Proton-Spatially Fractionated Radiotherapy and Standard Radiation Therapy for the Treatment of Newly Diagnosed Retroperitoneal Soft Tissue Sarcoma

Description

PRIMARY OBJECTIVES:

I. To determine the maximum tolerated dose (MTD) for P-SFRT, which will be used as the recommended phase II dose (RP2D) for P-SFRT prior to standard fractionated radiation therapy and surgical intervention for retroperitoneal sarcoma (RPS). (Phase I) II. To determine the efficacy of P-SFRT prior to standard fractionated radiation therapy and surgical intervention for RPS. (Phase II)

SECONDARY OBJECTIVES:

I. To determine whether P-SFRT is safe when administered prior to standard fractionated radiation therapy and surgery for RPS. (Phase I) II. To determine progression-free survival (PFS) in patients with RPS who have been treated with P-SFRT prior to standard fractionated radiation therapy and surgical intervention. (Phase II) III. To determine overall survival (OS) in patients with RPS who have been treated with P-SFRT prior to standard fractionated radiation therapy and surgical intervention. (Phase II) IV. To determine objective response (OR) in patients with RPS who have been treated with P-SFRT prior to standard fractionated radiation therapy and surgical intervention. (Phase II)

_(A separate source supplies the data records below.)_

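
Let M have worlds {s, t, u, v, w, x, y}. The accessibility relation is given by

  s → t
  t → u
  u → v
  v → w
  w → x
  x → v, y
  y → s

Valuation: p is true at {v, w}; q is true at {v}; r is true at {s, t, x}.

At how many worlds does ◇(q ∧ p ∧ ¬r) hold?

2

s: successors {t}; q ∧ p ∧ ¬r there: t:F. ✗
t: successors {u}; q ∧ p ∧ ¬r there: u:F. ✗
u: successors {v}; q ∧ p ∧ ¬r there: v:T. ✓
v: successors {w}; q ∧ p ∧ ¬r there: w:F. ✗
w: successors {x}; q ∧ p ∧ ¬r there: x:F. ✗
x: successors {v, y}; q ∧ p ∧ ¬r there: v:T, y:F. ✓
y: successors {s}; q ∧ p ∧ ¬r there: s:F. ✗
Satisfying worlds: {u, x}.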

OUTLINE: This is a phase I, dose-escalation study of P-SFRT followed by a phase II study.

Patients undergo P-SFRT over 1 fraction and then undergo image-guided intensity modulated radiation therapy (IG-IMRT) over 25-28 fractions for 35 to 42 days. Patients undergo surgical resection 21 to 35 days after radiation therapy. Patients undergo blood sample collection during screening and on study. Patients also undergo biopsy during screening and computed tomography (CT) on study and on follow up.

After completion of study treatment, patients are followed up at 30 and 90 days after surgery, and then up to 36 months.